Мне вчуже посетители иные,
все — вестники застенной суеты…
Зачем дитя, корреспондент, малютка
с утра звонит: Я нынче к вам приду, —?
Так рвется гость в укрытие моллюска —
свежо и остро пахнет он во льду.
(«Глубокий обморок. X.
Больничные шутки и развлечения»)
Нет, лакомым моллюском для элиты Ахмадулиной быть надоело.
Я возлюбила санитарку Таню.
К восьми часам успев прибыть из Кимр,
она всегда мне поверяет тайну:
все — вдребезги в дому, все — вкось и вкривь.
(Там же)
Откуда же появились санитарки из Кимр в московских больницах? Зачем им в такую даль ездить каждый день в переполненных электричках? Затем, что нынче, при благословенной демократии, в Кимрах наступила полная безработица и нищета. И пламенная демократка Белла Ахмадулина, вырываясь из круга прекрасных и пристрастных друзей, вдруг пишет прямо как яростный Виктор Анпилов:
Но ныне Кимры — Кимрам не чета.
Не благостны над Волгою закаты,
и кимрских жен послала нищета
в Москву, на ловлю нищенской зарплаты.
… … … … … … … … … … … … … …
Я позабыть хотела, что больна,
но скорбь о Кимрах трудно в сердце спрятать…
(«VIII–IX. Прощание с капельницей.
Помышление о Кимрах»)
Согласен, Белла Ахатовна, от скорби не уйти. Но только ли по Кимрам? А по всем другим городам и весям России скорбеть не надо?
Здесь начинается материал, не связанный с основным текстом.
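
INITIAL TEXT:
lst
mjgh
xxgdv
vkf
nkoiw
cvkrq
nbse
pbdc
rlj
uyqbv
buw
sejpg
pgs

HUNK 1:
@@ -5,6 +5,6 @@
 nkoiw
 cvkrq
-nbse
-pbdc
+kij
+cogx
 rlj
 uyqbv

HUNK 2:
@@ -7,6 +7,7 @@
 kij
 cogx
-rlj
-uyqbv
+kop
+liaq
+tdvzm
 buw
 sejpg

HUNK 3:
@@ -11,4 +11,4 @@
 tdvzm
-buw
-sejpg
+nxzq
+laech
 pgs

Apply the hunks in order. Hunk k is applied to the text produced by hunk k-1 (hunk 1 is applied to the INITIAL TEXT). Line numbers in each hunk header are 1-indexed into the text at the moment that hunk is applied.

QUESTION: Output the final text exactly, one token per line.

Answer: lst
mjgh
xxgdv
vkf
nkoiw
cvkrq
kij
cogx
kop
liaq
tdvzm
nxzq
laech
pgs

Derivation:
Hunk 1: at line 5 remove [nbse,pbdc] add [kij,cogx] -> 13 lines: lst mjgh xxgdv vkf nkoiw cvkrq kij cogx rlj uyqbv buw sejpg pgs
Hunk 2: at line 7 remove [rlj,uyqbv] add [kop,liaq,tdvzm] -> 14 lines: lst mjgh xxgdv vkf nkoiw cvkrq kij cogx kop liaq tdvzm buw sejpg pgs
Hunk 3: at line 11 remove [buw,sejpg] add [nxzq,laech] -> 14 lines: lst mjgh xxgdv vkf nkoiw cvkrq kij cogx kop liaq tdvzm nxzq laech pgs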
Рядом с моей реанимационной палатой течет Северная Двина. Раньше по ней непрерывно шли теплоходы, буксиры, баржи, огромные плоты. Сейчас задень — никого и ничего. Та же тотальная нищета. Стали лесозаводы, стал почти весь Северодвинск. Из районов невозможно добраться до Архангельска. Всероссийская скорбь. Кто думает о стариках? Они вымирают без больниц и лекарств. И царит бизнес на крови.
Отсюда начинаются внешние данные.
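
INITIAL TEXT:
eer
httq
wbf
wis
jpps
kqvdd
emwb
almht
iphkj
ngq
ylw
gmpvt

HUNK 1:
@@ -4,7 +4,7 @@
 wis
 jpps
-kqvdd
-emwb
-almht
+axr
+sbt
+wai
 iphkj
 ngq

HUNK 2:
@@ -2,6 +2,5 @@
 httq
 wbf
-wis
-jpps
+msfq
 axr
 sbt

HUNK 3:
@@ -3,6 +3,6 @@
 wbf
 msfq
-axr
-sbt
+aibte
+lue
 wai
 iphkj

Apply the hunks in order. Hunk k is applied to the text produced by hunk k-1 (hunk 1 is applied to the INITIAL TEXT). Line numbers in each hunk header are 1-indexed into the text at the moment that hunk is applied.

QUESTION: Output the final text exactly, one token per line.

Hunk 1: at line 4 remove [kqvdd,emwb,almht] add [axr,sbt,wai] -> 12 lines: eer httq wbf wis jpps axr sbt wai iphkj ngq ylw gmpvt
Hunk 2: at line 2 remove [wis,jpps] add [msfq] -> 11 lines: eer httq wbf msfq axr sbt wai iphkj ngq ylw gmpvt
Hunk 3: at line 3 remove [axr,sbt] add [aibte,lue] -> 11 lines: eer httq wbf msfq aibte lue wai iphkj ngq ylw gmpvt

Answer: eer
httq
wbf
msfq
aibte
lue
wai
iphkj
ngq
ylw
gmpvt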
Безгрешный град был обречен грехам
нашествия, что разорит святыни.
Урод и хам взорвет Покровский храм
и люто сгинет праведник в пустыне!
(«VIII–IX. Прощание с капельницей.
Помышление о Кимрах»)
Кто это пишет? Неужели не Станислав Куняев? Откуда эти новые мотивы деревни, кладбища, разрушенных церквей, откуда эта новая почвенность в стихах у утонченной Беллы Ахмадулиной?
Но слышится: а ты пиши попроще.
И дух смиренья в сердце оживи…
(«Глубокий обморок.
I. В Боткинской больнице»)
Поэтесса уже с больницей рассталась. Надеюсь, и я скоро покину своих архангелогородских сестричек в белых халатах. Надеюсь, и я скажу скоро своему молодому и энергичному кардиологу Сергею Юрьевичу:
Отряхиваюсь, как спасенный заяц.
Спасибо, сердобольный друг Мазай.
(«Глубокий обморок.
X. Больничные шутки и развлечения»)
Но остается и закрепляется в творчестве Беллы Ахмадулиной столь для нее непривычная тема России.
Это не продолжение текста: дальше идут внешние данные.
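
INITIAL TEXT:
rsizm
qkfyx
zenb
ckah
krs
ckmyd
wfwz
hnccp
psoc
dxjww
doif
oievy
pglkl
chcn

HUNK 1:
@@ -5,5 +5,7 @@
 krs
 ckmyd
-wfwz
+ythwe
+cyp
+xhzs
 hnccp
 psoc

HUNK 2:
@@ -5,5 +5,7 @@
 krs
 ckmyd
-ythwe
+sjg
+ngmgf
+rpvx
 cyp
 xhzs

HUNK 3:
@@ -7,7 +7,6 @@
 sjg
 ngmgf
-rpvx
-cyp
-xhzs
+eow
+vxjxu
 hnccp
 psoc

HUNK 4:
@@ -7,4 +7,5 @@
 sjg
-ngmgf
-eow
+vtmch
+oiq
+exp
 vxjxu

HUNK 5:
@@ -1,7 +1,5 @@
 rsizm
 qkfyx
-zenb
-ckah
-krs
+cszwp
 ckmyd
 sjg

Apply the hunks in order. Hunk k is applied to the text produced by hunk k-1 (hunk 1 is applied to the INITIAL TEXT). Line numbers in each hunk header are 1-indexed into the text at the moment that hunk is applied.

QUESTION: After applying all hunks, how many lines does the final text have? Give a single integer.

Answer: 16

Derivation:
Hunk 1: at line 5 remove [wfwz] add [ythwe,cyp,xhzs] -> 16 lines: rsizm qkfyx zenb ckah krs ckmyd ythwe cyp xhzs hnccp psoc dxjww doif oievy pglkl chcn
Hunk 2: at line 5 remove [ythwe] add [sjg,ngmgf,rpvx] -> 18 lines: rsizm qkfyx zenb ckah krs ckmyd sjg ngmgf rpvx cyp xhzs hnccp psoc dxjww doif oievy pglkl chcn
Hunk 3: at line 7 remove [rpvx,cyp,xhzs] add [eow,vxjxu] -> 17 lines: rsizm qkfyx zenb ckah krs ckmyd sjg ngmgf eow vxjxu hnccp psoc dxjww doif oievy pglkl chcn
Hunk 4: at line 7 remove [ngmgf,eow] add [vtmch,oiq,exp] -> 18 lines: rsizm qkfyx zenb ckah krs ckmyd sjg vtmch oiq exp vxjxu hnccp psoc dxjww doif oievy pglkl chcn
Hunk 5: at line 1 remove [zenb,ckah,krs] add [cszwp] -> 16 lines: rsizm qkfyx cszwp ckmyd sjg vtmch oiq exp vxjxu hnccp psoc dxjww doif oievy pglkl chcn
Final line count: 16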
Традиционно у Ахмадулиной в поэзии не существовало центральных смысловых тем. Были ритм, звукопись, мелодия стиха, музыка, почти отделенная от смысла. Она, как рукодельница, вышивала стежок за стежком, следя за красотой стежка, а не выстраивала стих вокруг идеи. Узор к узору, цветок к цветку, когда скорее уделялось внимание общему созвучию, нежели общему взгляду. Конечно, такое узорочье, такое рукоделие не исчезло совсем, есть оно и в ее новой поэтической подборке:
Когда о Битове… (в строку вступает флейта)
я помышляю… (контрабас) — когда…
Здесь пауза: оставлена для Фета
отверстого рояля нагота…
(«Глубокий обморок.
II. Отступление о Битове»)
Так что былые поклонники Ахмадулиной могут не пугаться — они найдут свои любимые мотивы. Да и я, читая подборку, не ожидал увидеть нечто совсем уж новое. В своем отечестве русского языка Ахмадулина, как всегда, чувствует себя привольно, она впитывает, как губка, из родного языка все лирические образы. Но теперь она свой природный лиризм начинает подчинять центральным смысловым темам. «В Москве и родилась, в Москве произросла…» Такое отечестволюбие раньше поэтессе было не свойственно. Что это за новый почвенник, новый певец малой родины?